The biggest differences I can see between the two sides are that the RB3011 side has root bridge unchecked for the bridge, and the hEX side has root bridge checked for the bridge. Also, on the RB3011 side, the EoIP tunnel has root port status, and on the hEX, it does not.

Anyone have any ideas as to why the traffic is 100% successful in one direction and in the other direction, it stalls during protocol negotiation? Any ideas on how I might troubleshoot the root cause?

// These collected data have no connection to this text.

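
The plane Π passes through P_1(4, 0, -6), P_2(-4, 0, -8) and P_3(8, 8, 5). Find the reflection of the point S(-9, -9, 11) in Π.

P_1P_2 = (-8, 0, -2), P_1P_3 = (4, 8, 11); a normal to Π is P_1P_2 × P_1P_3 = (16, 80, -64).
Using P_1: Π has equation 16x + 80y - 64z = 448.
λ = (n·S − d)/|n|² = (-1568 − 448)/10752 = -3/16.
Reflection = S − 2λn = (-9, -9, 11) − (-3/8)·(16, 80, -64) = (-3, 21, -13).

(-3, 21, -13)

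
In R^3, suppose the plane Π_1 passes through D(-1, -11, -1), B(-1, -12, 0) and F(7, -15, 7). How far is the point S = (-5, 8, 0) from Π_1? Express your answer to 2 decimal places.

14.67

DB = (0, -1, 1), DF = (8, -4, 8); a normal to Π_1 is DB × DF = (-4, 8, 8).
Using D: Π_1 has equation -4x + 8y + 8z = -92.
n·S − d = (-4)·(-5) + (8)·(8) + (8)·(0) − (-92) = 176; |n| = √144.
Distance = |176| / √144 = 176/√144 ≈ 14.67.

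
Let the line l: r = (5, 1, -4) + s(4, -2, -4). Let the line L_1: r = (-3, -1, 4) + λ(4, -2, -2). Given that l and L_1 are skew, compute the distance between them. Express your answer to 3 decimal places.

Common perpendicular direction n = (4, -2, -4) × (4, -2, -2) = (-4, -8, 0).
With w = (-3, -1, 4) − (5, 1, -4) = (-8, -2, 8), w · n = 48.
Distance = |w · n| / |n| = |48| / √80 ≈ 5.367.

5.367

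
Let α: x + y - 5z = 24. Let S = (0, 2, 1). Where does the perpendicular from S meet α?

Foot = S − λn with λ = (n·S − d)/|n|² = (-3 − 24)/27 = -1.
Foot = (0, 2, 1) − (-1)·(1, 1, -5) = (1, 3, -4).

(1, 3, -4)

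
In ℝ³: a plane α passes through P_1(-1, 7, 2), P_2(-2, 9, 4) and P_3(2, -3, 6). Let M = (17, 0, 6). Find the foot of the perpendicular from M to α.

(3, -5, 4)

P_1P_2 = (-1, 2, 2), P_1P_3 = (3, -10, 4); a normal to α is P_1P_2 × P_1P_3 = (28, 10, 4).
Using P_1: α has equation 28x + 10y + 4z = 50.
Foot = M − λn with λ = (n·M − d)/|n|² = (500 − 50)/900 = 1/2.
Foot = (17, 0, 6) − (1/2)·(28, 10, 4) = (3, -5, 4).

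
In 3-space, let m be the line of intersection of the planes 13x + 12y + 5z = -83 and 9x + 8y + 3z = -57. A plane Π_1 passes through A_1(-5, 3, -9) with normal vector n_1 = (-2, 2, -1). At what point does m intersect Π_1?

Direction of m: (13, 12, 5) × (9, 8, 3) = (-4, 6, -4).
A point on m: solving the two plane equations with x = -10 gives (-10, 6, -5).
Π_1: n_1·r = n_1·A_1 gives -2x + 2y - z = 25.
Substitute r = (-10, 6, -5) + t(-4, 6, -4) into the plane: 37 + 24t = 25, so t = -1/2.
Intersection: (-10, 6, -5) + (-1/2)·(-4, 6, -4) = (-8, 3, -3).

(-8, 3, -3)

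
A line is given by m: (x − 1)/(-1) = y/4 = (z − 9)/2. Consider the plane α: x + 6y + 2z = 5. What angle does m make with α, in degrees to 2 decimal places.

66.95

m has direction (-1, 4, 2) through (1, 0, 9).
sin θ = |n·v| / (|n||v|) = |27| / (√41 · √21) = 0.92016.
θ ≈ 66.95°.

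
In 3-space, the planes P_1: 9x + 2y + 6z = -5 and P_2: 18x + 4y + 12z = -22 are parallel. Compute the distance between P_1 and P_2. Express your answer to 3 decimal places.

0.545

Rescale P_2 by 1/2: 9x + 2y + 6z = -11. Then distance = |-5 − (-11)| / √121 ≈ 0.545.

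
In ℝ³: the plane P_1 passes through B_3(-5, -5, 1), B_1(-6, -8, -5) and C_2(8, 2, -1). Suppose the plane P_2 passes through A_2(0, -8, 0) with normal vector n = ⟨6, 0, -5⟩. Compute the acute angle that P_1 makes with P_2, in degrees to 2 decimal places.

B_3B_1 = (-1, -3, -6), B_3C_2 = (13, 7, -2); a normal to P_1 is B_3B_1 × B_3C_2 = (48, -80, 32).
Using B_3: P_1 has equation 48x - 80y + 32z = 192.
P_2: n·r = n·A_2 gives 6x - 5z = 0.
cos θ = |n₁·n₂| / (|n₁||n₂|) = |128| / (√9728 · √61).
θ = arccos(0.16616) ≈ 80.44°.

80.44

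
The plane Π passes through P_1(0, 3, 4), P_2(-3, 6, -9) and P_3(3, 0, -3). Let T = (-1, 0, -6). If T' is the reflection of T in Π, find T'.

P_1P_2 = (-3, 3, -13), P_1P_3 = (3, -3, -7); a normal to Π is P_1P_2 × P_1P_3 = (-60, -60, 0).
Using P_1: Π has equation -60x - 60y = -180.
λ = (n·T − d)/|n|² = (60 − (-180))/7200 = 1/30.
Reflection = T − 2λn = (-1, 0, -6) − (1/15)·(-60, -60, 0) = (3, 4, -6).

(3, 4, -6)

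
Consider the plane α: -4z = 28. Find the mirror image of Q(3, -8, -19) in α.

(3, -8, 5)

λ = (n·Q − d)/|n|² = (76 − 28)/16 = 3.
Reflection = Q − 2λn = (3, -8, -19) − 6·(0, 0, -4) = (3, -8, 5).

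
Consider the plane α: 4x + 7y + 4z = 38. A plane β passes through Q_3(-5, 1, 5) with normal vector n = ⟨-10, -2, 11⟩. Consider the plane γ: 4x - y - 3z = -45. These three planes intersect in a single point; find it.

(-6, 6, 5)

β: n·r = n·Q_3 gives -10x - 2y + 11z = 103.
Solving the 3×3 linear system 4x + 7y + 4z = 38, -10x - 2y + 11z = 103, 4x - y - 3z = -45 (e.g. by elimination or Cramer's rule, determinant = 238) gives (-6, 6, 5).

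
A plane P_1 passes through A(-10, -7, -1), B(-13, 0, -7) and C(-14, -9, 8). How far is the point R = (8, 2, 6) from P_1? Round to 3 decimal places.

AB = (-3, 7, -6), AC = (-4, -2, 9); a normal to P_1 is AB × AC = (51, 51, 34).
Using A: P_1 has equation 51x + 51y + 34z = -901.
n·R − d = (51)·(8) + (51)·(2) + (34)·(6) − (-901) = 1615; |n| = √6358.
Distance = |1615| / √6358 = 1615/√6358 ≈ 20.254.

20.254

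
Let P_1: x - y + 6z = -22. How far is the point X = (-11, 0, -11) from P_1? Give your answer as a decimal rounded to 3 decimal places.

8.922

n·X − d = (1)·(-11) + (-1)·(0) + (6)·(-11) − (-22) = -55; |n| = √38.
Distance = |-55| / √38 = 55/√38 ≈ 8.922.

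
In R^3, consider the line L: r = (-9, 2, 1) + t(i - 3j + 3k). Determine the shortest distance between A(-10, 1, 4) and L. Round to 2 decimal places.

Taking (-9, 2, 1) on L with direction v = (1, -3, 3): w = A − (-9, 2, 1) = (-1, -1, 3), and w × v = (6, 6, 4).
Distance = |w × v| / |v| = √88 / √19 ≈ 2.15.

2.15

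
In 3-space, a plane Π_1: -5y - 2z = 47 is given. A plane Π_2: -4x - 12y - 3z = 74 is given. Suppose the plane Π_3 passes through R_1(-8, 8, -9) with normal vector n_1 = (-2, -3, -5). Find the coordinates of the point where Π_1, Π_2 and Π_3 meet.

(7, -7, -6)

Π_3: n_1·r = n_1·R_1 gives -2x - 3y - 5z = 37.
Solving the 3×3 linear system -5y - 2z = 47, -4x - 12y - 3z = 74, -2x - 3y - 5z = 37 (e.g. by elimination or Cramer's rule, determinant = 94) gives (7, -7, -6).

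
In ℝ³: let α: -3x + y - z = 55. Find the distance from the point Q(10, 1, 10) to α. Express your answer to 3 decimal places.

28.342

n·Q − d = (-3)·(10) + (1)·(1) + (-1)·(10) − 55 = -94; |n| = √11.
Distance = |-94| / √11 = 94/√11 ≈ 28.342.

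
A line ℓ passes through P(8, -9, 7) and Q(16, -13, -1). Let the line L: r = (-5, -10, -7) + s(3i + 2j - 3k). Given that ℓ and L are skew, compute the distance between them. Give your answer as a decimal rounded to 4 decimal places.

A direction vector for ℓ is Q − P = (8, -4, -8).
Common perpendicular direction n = (8, -4, -8) × (3, 2, -3) = (28, 0, 28).
With w = (-5, -10, -7) − (8, -9, 7) = (-13, -1, -14), w · n = -756.
Distance = |w · n| / |n| = |-756| / √1568 ≈ 19.0919.

19.0919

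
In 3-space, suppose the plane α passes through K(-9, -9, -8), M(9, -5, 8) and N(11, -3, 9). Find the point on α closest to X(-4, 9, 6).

(4, 5, -2)

KM = (18, 4, 16), KN = (20, 6, 17); a normal to α is KM × KN = (-28, 14, 28).
Using K: α has equation -28x + 14y + 28z = -98.
Foot = X − λn with λ = (n·X − d)/|n|² = (406 − (-98))/1764 = 2/7.
Foot = (-4, 9, 6) − (2/7)·(-28, 14, 28) = (4, 5, -2).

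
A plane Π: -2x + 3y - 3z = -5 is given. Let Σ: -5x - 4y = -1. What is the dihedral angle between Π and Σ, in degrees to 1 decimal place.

86.2

cos θ = |n₁·n₂| / (|n₁||n₂|) = |-2| / (√22 · √41).
θ = arccos(0.06659) ≈ 86.2°.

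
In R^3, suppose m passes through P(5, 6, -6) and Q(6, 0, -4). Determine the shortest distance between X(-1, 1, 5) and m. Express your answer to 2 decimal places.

A direction vector for m is Q − P = (1, -6, 2).
Taking (5, 6, -6) on m with direction v = (1, -6, 2): w = X − (5, 6, -6) = (-6, -5, 11), and w × v = (56, 23, 41).
Distance = |w × v| / |v| = √5346 / √41 ≈ 11.42.

11.42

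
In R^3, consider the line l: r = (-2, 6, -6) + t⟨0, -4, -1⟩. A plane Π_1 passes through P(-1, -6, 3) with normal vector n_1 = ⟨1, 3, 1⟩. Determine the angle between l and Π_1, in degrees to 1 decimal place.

Π_1: n_1·r = n_1·P gives x + 3y + z = -16.
sin θ = |n·v| / (|n||v|) = |-13| / (√11 · √17) = 0.95065.
θ ≈ 71.9°.

71.9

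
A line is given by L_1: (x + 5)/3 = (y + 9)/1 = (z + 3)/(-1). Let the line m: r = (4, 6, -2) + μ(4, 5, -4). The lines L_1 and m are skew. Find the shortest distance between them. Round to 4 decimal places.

L_1 has direction (3, 1, -1) through (-5, -9, -3).
Common perpendicular direction n = (3, 1, -1) × (4, 5, -4) = (1, 8, 11).
With w = (4, 6, -2) − (-5, -9, -3) = (9, 15, 1), w · n = 140.
Distance = |w · n| / |n| = |140| / √186 ≈ 10.2653.

10.2653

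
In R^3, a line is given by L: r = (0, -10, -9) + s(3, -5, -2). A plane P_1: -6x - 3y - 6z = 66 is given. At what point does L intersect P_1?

(-6, 0, -5)

Substitute r = (0, -10, -9) + t(3, -5, -2) into the plane: 84 + 9t = 66, so t = -2.
Intersection: (0, -10, -9) + (-2)·(3, -5, -2) = (-6, 0, -5).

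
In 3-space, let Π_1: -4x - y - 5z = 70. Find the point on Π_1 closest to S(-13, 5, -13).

(-9, 6, -8)

Foot = S − λn with λ = (n·S − d)/|n|² = (112 − 70)/42 = 1.
Foot = (-13, 5, -13) − 1·(-4, -1, -5) = (-9, 6, -8).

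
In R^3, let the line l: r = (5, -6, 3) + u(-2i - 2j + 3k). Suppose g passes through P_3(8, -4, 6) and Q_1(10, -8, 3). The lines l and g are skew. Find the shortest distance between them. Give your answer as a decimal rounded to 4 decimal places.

A direction vector for g is Q_1 − P_3 = (2, -4, -3).
Common perpendicular direction n = (-2, -2, 3) × (2, -4, -3) = (18, 0, 12).
With w = (8, -4, 6) − (5, -6, 3) = (3, 2, 3), w · n = 90.
Distance = |w · n| / |n| = |90| / √468 ≈ 4.1603.

4.1603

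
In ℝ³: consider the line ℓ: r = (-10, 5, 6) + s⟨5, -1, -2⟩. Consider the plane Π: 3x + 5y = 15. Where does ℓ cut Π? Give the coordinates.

(0, 3, 2)

Substitute r = (-10, 5, 6) + t(5, -1, -2) into the plane: -5 + 10t = 15, so t = 2.
Intersection: (-10, 5, 6) + 2·(5, -1, -2) = (0, 3, 2).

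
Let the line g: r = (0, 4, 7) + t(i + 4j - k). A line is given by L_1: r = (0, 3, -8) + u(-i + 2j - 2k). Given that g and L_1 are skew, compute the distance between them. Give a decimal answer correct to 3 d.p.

Common perpendicular direction n = (1, 4, -1) × (-1, 2, -2) = (-6, 3, 6).
With w = (0, 3, -8) − (0, 4, 7) = (0, -1, -15), w · n = -93.
Distance = |w · n| / |n| = |-93| / √81 ≈ 10.333.

10.333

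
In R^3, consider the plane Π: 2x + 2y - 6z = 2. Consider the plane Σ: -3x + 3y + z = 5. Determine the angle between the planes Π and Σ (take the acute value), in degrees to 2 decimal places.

cos θ = |n₁·n₂| / (|n₁||n₂|) = |-6| / (√44 · √19).
θ = arccos(0.20751) ≈ 78.02°.

78.02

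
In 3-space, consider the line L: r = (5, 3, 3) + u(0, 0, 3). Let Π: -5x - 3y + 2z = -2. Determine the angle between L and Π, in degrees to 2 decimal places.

18.93

sin θ = |n·v| / (|n||v|) = |6| / (√38 · √9) = 0.32444.
θ ≈ 18.93°.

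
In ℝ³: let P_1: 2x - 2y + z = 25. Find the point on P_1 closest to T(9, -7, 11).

Foot = T − λn with λ = (n·T − d)/|n|² = (43 − 25)/9 = 2.
Foot = (9, -7, 11) − 2·(2, -2, 1) = (5, -3, 9).

(5, -3, 9)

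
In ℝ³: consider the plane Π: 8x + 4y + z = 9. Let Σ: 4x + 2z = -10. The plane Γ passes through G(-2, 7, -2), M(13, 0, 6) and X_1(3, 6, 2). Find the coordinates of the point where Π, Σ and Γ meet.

GM = (15, -7, 8), GX_1 = (5, -1, 4); a normal to Γ is GM × GX_1 = (-20, -20, 20).
Using G: Γ has equation -20x - 20y + 20z = -140.
Solving the 3×3 linear system 8x + 4y + z = 9, 4x + 2z = -10, -20x - 20y + 20z = -140 (e.g. by elimination or Cramer's rule, determinant = -240) gives (-1, 5, -3).

(-1, 5, -3)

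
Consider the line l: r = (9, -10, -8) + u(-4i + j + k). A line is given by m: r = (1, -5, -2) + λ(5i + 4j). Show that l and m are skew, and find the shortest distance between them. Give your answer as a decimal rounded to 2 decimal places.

Common perpendicular direction n = (-4, 1, 1) × (5, 4, 0) = (-4, 5, -21).
With w = (1, -5, -2) − (9, -10, -8) = (-8, 5, 6), w · n = -69.
Since n ≠ 0 the lines are not parallel, and w · n = -69 ≠ 0 so they do not intersect; hence they are skew.
Distance = |w · n| / |n| = |-69| / √482 ≈ 3.14.

3.14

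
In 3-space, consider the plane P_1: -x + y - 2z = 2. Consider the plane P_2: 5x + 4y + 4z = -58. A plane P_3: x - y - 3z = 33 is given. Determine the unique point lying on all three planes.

Solving the 3×3 linear system -x + y - 2z = 2, 5x + 4y + 4z = -58, x - y - 3z = 33 (e.g. by elimination or Cramer's rule, determinant = 45) gives (2, -10, -7).

(2, -10, -7)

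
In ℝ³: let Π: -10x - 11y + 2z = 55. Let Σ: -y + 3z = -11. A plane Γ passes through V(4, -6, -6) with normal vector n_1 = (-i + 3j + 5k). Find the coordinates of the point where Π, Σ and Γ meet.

(1, -7, -6)

Γ: n_1·r = n_1·V gives -x + 3y + 5z = -52.
Solving the 3×3 linear system -10x - 11y + 2z = 55, -y + 3z = -11, -x + 3y + 5z = -52 (e.g. by elimination or Cramer's rule, determinant = 171) gives (1, -7, -6).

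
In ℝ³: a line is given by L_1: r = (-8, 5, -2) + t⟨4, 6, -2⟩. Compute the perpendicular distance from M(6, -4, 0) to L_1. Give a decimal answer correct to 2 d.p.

Taking (-8, 5, -2) on L_1 with direction v = (4, 6, -2): w = M − (-8, 5, -2) = (14, -9, 2), and w × v = (6, 36, 120).
Distance = |w × v| / |v| = √15732 / √56 ≈ 16.76.

16.76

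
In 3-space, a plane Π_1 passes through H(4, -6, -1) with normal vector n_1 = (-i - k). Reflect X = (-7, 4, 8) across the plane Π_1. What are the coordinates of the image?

(-5, 4, 10)

Π_1: n_1·r = n_1·H gives -x - z = -3.
λ = (n·X − d)/|n|² = (-1 − (-3))/2 = 1.
Reflection = X − 2λn = (-7, 4, 8) − 2·(-1, 0, -1) = (-5, 4, 10).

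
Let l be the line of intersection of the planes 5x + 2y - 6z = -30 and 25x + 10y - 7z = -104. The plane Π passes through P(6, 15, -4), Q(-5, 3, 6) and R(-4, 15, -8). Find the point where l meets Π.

Direction of l: (5, 2, -6) × (25, 10, -7) = (46, -115, 0).
A point on l: solving the two plane equations with x = -12 gives (-12, 21, 2).
PQ = (-11, -12, 10), PR = (-10, 0, -4); a normal to Π is PQ × PR = (48, -144, -120).
Using P: Π has equation 48x - 144y - 120z = -1392.
Substitute r = (-12, 21, 2) + t(46, -115, 0) into the plane: -3840 + 18768t = -1392, so t = 3/23.
Intersection: (-12, 21, 2) + (3/23)·(46, -115, 0) = (-6, 6, 2).

(-6, 6, 2)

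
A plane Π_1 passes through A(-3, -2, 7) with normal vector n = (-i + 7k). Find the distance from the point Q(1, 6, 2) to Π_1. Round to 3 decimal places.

5.515

Π_1: n·r = n·A gives -x + 7z = 52.
n·Q − d = (-1)·(1) + (0)·(6) + (7)·(2) − 52 = -39; |n| = √50.
Distance = |-39| / √50 = 39/√50 ≈ 5.515.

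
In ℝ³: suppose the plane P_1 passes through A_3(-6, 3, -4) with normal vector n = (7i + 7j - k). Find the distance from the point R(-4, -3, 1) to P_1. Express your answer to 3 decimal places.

3.317

P_1: n·r = n·A_3 gives 7x + 7y - z = -17.
n·R − d = (7)·(-4) + (7)·(-3) + (-1)·(1) − (-17) = -33; |n| = √99.
Distance = |-33| / √99 = 33/√99 ≈ 3.317.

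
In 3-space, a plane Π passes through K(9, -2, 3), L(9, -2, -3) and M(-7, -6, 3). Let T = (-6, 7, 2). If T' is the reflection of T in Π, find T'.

(0, -17, 2)

KL = (0, 0, -6), KM = (-16, -4, 0); a normal to Π is KL × KM = (-24, 96, 0).
Using K: Π has equation -24x + 96y = -408.
λ = (n·T − d)/|n|² = (816 − (-408))/9792 = 1/8.
Reflection = T − 2λn = (-6, 7, 2) − (1/4)·(-24, 96, 0) = (0, -17, 2).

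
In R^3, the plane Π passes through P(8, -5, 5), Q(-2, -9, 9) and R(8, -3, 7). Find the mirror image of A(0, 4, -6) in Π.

(16, -16, 14)

PQ = (-10, -4, 4), PR = (0, 2, 2); a normal to Π is PQ × PR = (-16, 20, -20).
Using P: Π has equation -16x + 20y - 20z = -328.
λ = (n·A − d)/|n|² = (200 − (-328))/1056 = 1/2.
Reflection = A − 2λn = (0, 4, -6) − 1·(-16, 20, -20) = (16, -16, 14).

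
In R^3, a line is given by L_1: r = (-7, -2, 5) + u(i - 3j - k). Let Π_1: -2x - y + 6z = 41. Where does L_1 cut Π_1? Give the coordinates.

Substitute r = (-7, -2, 5) + t(1, -3, -1) into the plane: 46 + (-5)t = 41, so t = 1.
Intersection: (-7, -2, 5) + 1·(1, -3, -1) = (-6, -5, 4).

(-6, -5, 4)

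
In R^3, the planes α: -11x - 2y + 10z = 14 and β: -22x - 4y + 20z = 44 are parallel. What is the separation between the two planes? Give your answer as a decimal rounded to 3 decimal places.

0.533

Rescale β by 1/2: -11x - 2y + 10z = 22. Then distance = |14 − 22| / √225 ≈ 0.533.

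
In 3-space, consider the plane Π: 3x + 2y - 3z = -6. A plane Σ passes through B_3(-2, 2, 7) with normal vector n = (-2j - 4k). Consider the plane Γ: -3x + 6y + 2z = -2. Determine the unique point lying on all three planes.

Σ: n·r = n·B_3 gives -2y - 4z = -32.
Solving the 3×3 linear system 3x + 2y - 3z = -6, -2y - 4z = -32, -3x + 6y + 2z = -2 (e.g. by elimination or Cramer's rule, determinant = 102) gives (6, 0, 8).

(6, 0, 8)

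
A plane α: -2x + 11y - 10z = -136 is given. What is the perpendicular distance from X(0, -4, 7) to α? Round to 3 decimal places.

n·X − d = (-2)·(0) + (11)·(-4) + (-10)·(7) − (-136) = 22; |n| = √225.
Distance = |22| / √225 = 22/√225 ≈ 1.467.

1.467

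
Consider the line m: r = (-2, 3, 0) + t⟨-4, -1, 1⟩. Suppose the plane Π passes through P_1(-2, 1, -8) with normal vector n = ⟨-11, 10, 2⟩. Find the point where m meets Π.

(2, 4, -1)

Π: n·r = n·P_1 gives -11x + 10y + 2z = 16.
Substitute r = (-2, 3, 0) + t(-4, -1, 1) into the plane: 52 + 36t = 16, so t = -1.
Intersection: (-2, 3, 0) + (-1)·(-4, -1, 1) = (2, 4, -1).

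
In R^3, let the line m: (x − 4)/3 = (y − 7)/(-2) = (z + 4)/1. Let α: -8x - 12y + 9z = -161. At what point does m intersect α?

(1, 9, -5)

m has direction (3, -2, 1) through (4, 7, -4).
Substitute r = (4, 7, -4) + t(3, -2, 1) into the plane: -152 + 9t = -161, so t = -1.
Intersection: (4, 7, -4) + (-1)·(3, -2, 1) = (1, 9, -5).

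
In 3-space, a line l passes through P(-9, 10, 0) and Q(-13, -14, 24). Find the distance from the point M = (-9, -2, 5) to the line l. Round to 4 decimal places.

A direction vector for l is Q − P = (-4, -24, 24).
Taking (-9, 10, 0) on l with direction v = (-4, -24, 24): w = M − (-9, 10, 0) = (0, -12, 5), and w × v = (-168, -20, -48).
Distance = |w × v| / |v| = √30928 / √1168 ≈ 5.1458.

5.1458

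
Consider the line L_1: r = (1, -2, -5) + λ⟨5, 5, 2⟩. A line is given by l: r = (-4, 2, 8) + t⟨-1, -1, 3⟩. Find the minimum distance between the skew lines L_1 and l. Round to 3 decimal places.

6.364

Common perpendicular direction n = (5, 5, 2) × (-1, -1, 3) = (17, -17, 0).
With w = (-4, 2, 8) − (1, -2, -5) = (-5, 4, 13), w · n = -153.
Distance = |w · n| / |n| = |-153| / √578 ≈ 6.364.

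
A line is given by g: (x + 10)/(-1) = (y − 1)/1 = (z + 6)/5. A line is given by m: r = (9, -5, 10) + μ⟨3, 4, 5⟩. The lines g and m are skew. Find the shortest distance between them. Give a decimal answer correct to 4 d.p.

g has direction (-1, 1, 5) through (-10, 1, -6).
Common perpendicular direction n = (-1, 1, 5) × (3, 4, 5) = (-15, 20, -7).
With w = (9, -5, 10) − (-10, 1, -6) = (19, -6, 16), w · n = -517.
Distance = |w · n| / |n| = |-517| / √674 ≈ 19.9141.

19.9141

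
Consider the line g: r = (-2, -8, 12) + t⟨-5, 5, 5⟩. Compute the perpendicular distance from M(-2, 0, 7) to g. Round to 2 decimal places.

9.27

Taking (-2, -8, 12) on g with direction v = (-5, 5, 5): w = M − (-2, -8, 12) = (0, 8, -5), and w × v = (65, 25, 40).
Distance = |w × v| / |v| = √6450 / √75 ≈ 9.27.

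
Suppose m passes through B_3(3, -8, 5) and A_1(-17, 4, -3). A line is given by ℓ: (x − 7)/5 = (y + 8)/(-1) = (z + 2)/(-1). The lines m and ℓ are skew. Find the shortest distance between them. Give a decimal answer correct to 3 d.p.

2.673

A direction vector for m is A_1 − B_3 = (-20, 12, -8).
ℓ has direction (5, -1, -1) through (7, -8, -2).
Common perpendicular direction n = (-20, 12, -8) × (5, -1, -1) = (-20, -60, -40).
With w = (7, -8, -2) − (3, -8, 5) = (4, 0, -7), w · n = 200.
Distance = |w · n| / |n| = |200| / √5600 ≈ 2.673.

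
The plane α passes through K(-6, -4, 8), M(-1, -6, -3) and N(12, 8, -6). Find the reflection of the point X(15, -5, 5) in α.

KM = (5, -2, -11), KN = (18, 12, -14); a normal to α is KM × KN = (160, -128, 96).
Using K: α has equation 160x - 128y + 96z = 320.
λ = (n·X − d)/|n|² = (3520 − 320)/51200 = 1/16.
Reflection = X − 2λn = (15, -5, 5) − (1/8)·(160, -128, 96) = (-5, 11, -7).

(-5, 11, -7)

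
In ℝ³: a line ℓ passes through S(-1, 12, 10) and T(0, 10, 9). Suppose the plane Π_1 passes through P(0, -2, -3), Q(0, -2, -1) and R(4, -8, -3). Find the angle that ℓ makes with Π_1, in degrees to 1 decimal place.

A direction vector for ℓ is T − S = (1, -2, -1).
PQ = (0, 0, 2), PR = (4, -6, 0); a normal to Π_1 is PQ × PR = (12, 8, 0).
Using P: Π_1 has equation 12x + 8y = -16.
sin θ = |n·v| / (|n||v|) = |-4| / (√208 · √6) = 0.11323.
θ ≈ 6.5°.

6.5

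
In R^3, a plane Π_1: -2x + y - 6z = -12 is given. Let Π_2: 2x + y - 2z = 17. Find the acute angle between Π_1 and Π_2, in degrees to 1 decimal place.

62.1

cos θ = |n₁·n₂| / (|n₁||n₂|) = |9| / (√41 · √9).
θ = arccos(0.46852) ≈ 62.1°.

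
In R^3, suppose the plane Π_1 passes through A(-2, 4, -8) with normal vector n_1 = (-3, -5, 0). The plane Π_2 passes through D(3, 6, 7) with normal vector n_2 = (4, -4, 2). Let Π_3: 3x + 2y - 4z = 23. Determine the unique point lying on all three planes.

(3, 1, -3)

Π_1: n_1·r = n_1·A gives -3x - 5y = -14.
Π_2: n_2·r = n_2·D gives 4x - 4y + 2z = 2.
Solving the 3×3 linear system -3x - 5y = -14, 4x - 4y + 2z = 2, 3x + 2y - 4z = 23 (e.g. by elimination or Cramer's rule, determinant = -146) gives (3, 1, -3).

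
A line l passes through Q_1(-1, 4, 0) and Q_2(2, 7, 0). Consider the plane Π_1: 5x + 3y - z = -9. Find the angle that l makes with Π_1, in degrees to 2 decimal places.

72.98

A direction vector for l is Q_2 − Q_1 = (3, 3, 0).
sin θ = |n·v| / (|n||v|) = |24| / (√35 · √18) = 0.95618.
θ ≈ 72.98°.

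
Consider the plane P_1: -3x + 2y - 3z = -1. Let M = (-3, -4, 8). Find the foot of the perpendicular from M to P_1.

(-6, -2, 5)

Foot = M − λn with λ = (n·M − d)/|n|² = (-23 − (-1))/22 = -1.
Foot = (-3, -4, 8) − (-1)·(-3, 2, -3) = (-6, -2, 5).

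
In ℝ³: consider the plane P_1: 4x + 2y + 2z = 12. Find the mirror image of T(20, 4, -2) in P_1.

λ = (n·T − d)/|n|² = (84 − 12)/24 = 3.
Reflection = T − 2λn = (20, 4, -2) − 6·(4, 2, 2) = (-4, -8, -14).

(-4, -8, -14)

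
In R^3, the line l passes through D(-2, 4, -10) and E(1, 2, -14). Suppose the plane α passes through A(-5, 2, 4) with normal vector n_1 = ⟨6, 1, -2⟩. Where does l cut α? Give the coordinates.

A direction vector for l is E − D = (3, -2, -4).
α: n_1·r = n_1·A gives 6x + y - 2z = -36.
Substitute r = (-2, 4, -10) + t(3, -2, -4) into the plane: 12 + 24t = -36, so t = -2.
Intersection: (-2, 4, -10) + (-2)·(3, -2, -4) = (-8, 8, -2).

(-8, 8, -2)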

Here’s a detailed SSH log from when 10.10.30.254 is trying to connect to 10.10.30.253:

tunneldevice any:any
controlpersist no
escapechar ~
ipqos lowdelay throughput
rekeylimit 0 0
streamlocalbindmask 0177
root@officenas[~]# ssh -v 10.10.30.253
OpenSSH_7.5p1, OpenSSL 1.0.2s-freebsd 28 May 2019
debug1: Reading configuration data /etc/ssh/ssh_config
debug1: Connecting to 10.10.30.253 [10.10.30.253] port 22.
debug1: Connection established.
debug1: permanently_set_uid: 0/0
debug1: Fssh_key_load_public: No such file or directory
debug1: identity file /root/.ssh/id_rsa type -1
debug1: Fssh_key_load_public: No such file or directory
debug1: identity file /root/.ssh/id_rsa-cert type -1
debug1: Fssh_key_load_public: No such file or directory
debug1: identity file /root/.ssh/id_dsa type -1
debug1: Fssh_key_load_public: No such file or directory
debug1: identity file /root/.ssh/id_dsa-cert type -1
debug1: Fssh_key_load_public: No such file or directory
debug1: identity file /root/.ssh/id_ecdsa type -1
debug1: Fssh_key_load_public: No such file or directory
debug1: identity file /root/.ssh/id_ecdsa-cert type -1
debug1: Fssh_key_load_public: No such file or directory
debug1: identity file /root/.ssh/id_ed25519 type -1
debug1: Fssh_key_load_public: No such file or directory
debug1: identity file /root/.ssh/id_ed25519-cert type -1
debug1: Enabling compatibility mode for protocol 2.0
debug1: Local version string SSH-2.0-OpenSSH_7.5 FreeBSD-20170903
debug1: Remote protocol version 2.0, remote software version OpenSSH_8.0-hpn14v15
debug1: match: OpenSSH_8.0-hpn14v15 pat OpenSSH* compat 0x04000000
debug1: Authenticating to 10.10.30.253:22 as ‘root’
debug1: SSH2_MSG_KEXINIT sent
debug1: SSH2_MSG_KEXINIT received
debug1: kex: algorithm: curve25519-sha256
debug1: kex: host key algorithm: ecdsa-sha2-nistp256
debug1: kex: server->client cipher: chacha20-poly1305@openssh.com MAC: compression: none
debug1: kex: server->client cipher: chacha20-poly1305@openssh.com MAC: compression: none
debug1: expecting SSH2_MSG_KEX_ECDH_REPLY

So far it sounds like a MTU issue to me. As it is an L2 connection, PMTU discovery cannot work as there is no router between the client and the server to notify the sender that the packet is too large to fit (and there is no L2 message with a similar meaning). So you have to set the EoIP’s MTU to 1500 - it will cause fragmentation, but the frames will get through.

Regardless the above - as you use L2TP, do you need to use vlan-filtering on the bridges interconnected using the L2 tunnel? If not, you can save some overhead by using the L2 tunneling capability of L2TP itself rather than transporting EoIP via an L3 tunnel.